Nobby se estrelló contra la espalda de Zanahoria, que contemplaba la escena horrorizado.

—Mira, esto es así todas las noches —dijo, apremiante—. No te metas, son órdenes del sargento. Dice que son sus costumbres folclóricas, o algo por el estilo. Y uno no tiene que entrometerse en las costumbres folclóricas de la gente.

—Pero…, pero… —tartamudeó Zanahoria—. ¡Son mi gente! Bueno, más o menos. Es una vergüenza que se comporten así. ¿Qué debe de pensar la gente?

—Pensamos que son unos pequeños salvajes intratables —le informó Nobby—. ¡Ahora, vámonos!

Pero el muchacho se había lanzado ya hacia el tumulto. Se puso las manos junto a la boca para hacer bocina, y gritó algo en un idioma que Nobby no comprendió. Casi cualquier idioma, incluido su idioma materno, habría encajado en esta descripción, pero en este caso concreto se trataba del lenguaje de los enanos.

¡Gr’duzk! ¡Gr’duzk! ¿aaK’zt ezem bur’k tze tzim?[7]

La lucha se detuvo. Un centenar de rostros barbudos alzaron la vista hacia la imponente figura de Zanahoria, con una mezcla de enfado y sorpresa.

Una desportillada jarra de cerveza rebotó contra su cota de mallas. Zanahoria se agachó y alzó en vilo, sin esfuerzo aparente, a un enano que se debatía.

J’uk, ydtruz-t’rud-eztuza, hudr’zd dezek drez’—huk, huzukmk’t b’tduz g’ke’k me’ek b’ttduz t’be’tk kce’drutk ke’bkt’d. ¿aaDb’thuk?[8]
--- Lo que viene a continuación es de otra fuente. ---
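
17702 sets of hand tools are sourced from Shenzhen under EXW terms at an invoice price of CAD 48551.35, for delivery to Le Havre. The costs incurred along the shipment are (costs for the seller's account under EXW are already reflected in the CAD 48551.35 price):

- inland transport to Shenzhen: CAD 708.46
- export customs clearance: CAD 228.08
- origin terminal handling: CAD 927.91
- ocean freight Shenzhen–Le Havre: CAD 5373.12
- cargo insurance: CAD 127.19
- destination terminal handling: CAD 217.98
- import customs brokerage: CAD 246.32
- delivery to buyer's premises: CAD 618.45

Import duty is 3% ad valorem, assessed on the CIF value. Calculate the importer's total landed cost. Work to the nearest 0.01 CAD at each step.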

Ningún enano había oído tantas palabras de la Antigua Lengua en boca de alguien que midiera más de un metro veinte. Se quedaron atónitos.

Zanahoria bajó al molesto enano al suelo. Tenía los ojos llenos de lágrimas.

—¡Sois enanos! —dijo—. ¡Los enanos no deberían comportarse así! Miraos, ¿no os da vergüenza?

Un centenar de bocas se abrieron de sorpresa.

—¡Mirad lo que estáis haciendo! —El chico sacudió la cabeza—. ¿Os imagináis lo que pensarían si os vieran vuestras ancianas madres, que ahora se estarán mesando sus barbas blancas y preguntándose qué harán sus hijos esta noche? Vuestras pobres madres, las primeras que os enseñaron a blandir un hacha…

Nobby, que se había quedado junto a la puerta paralizado por una mezcla de terror y asombro, se dio cuenta de que lo que se oía allí era un coro de sollozos ahogados y ruido de narices al sonarse. Zanahoria seguía hablando.

—… seguramente las ancianas estarán pensando, seguro que mi hijo está jugando tranquilamente al dominó, o algo por el estilo…

Un enano próximo a él, que llevaba el casco adornado con púas de quince centímetros de largo, se echó a llorar silenciosamente sobre su cerveza.

—Y apuesto a que hace mucho tiempo que no le escribís una carta, y eso que prometisteis escribirle todas las semanas sin falta…

Distraídamente, Nobby se sacó un sucio pañuelo del bolsillo y se lo tendió a un enano que se había apoyado contra la pared, estremecido por los sollozos.

—Vamos, vamos —siguió Zanahoria con voz cariñosa—. No quiero ser duro con nadie, pero a partir de ahora pasaré por aquí todas las noches, y espero encontrarme con un comportamiento propio de los enanos. Sé lo que sentís al estar tan lejos de casa, pero eso no justifica semejantes desmanes. —Se tocó el casco—. G’hruk, t’uk[9].

Les dirigió una sonrisa luminosa y se dobló por la cintura para volver a cruzar la puerta del bar. Cuando llegaron a la calle, Nobby lo agarró bruscamente por el brazo.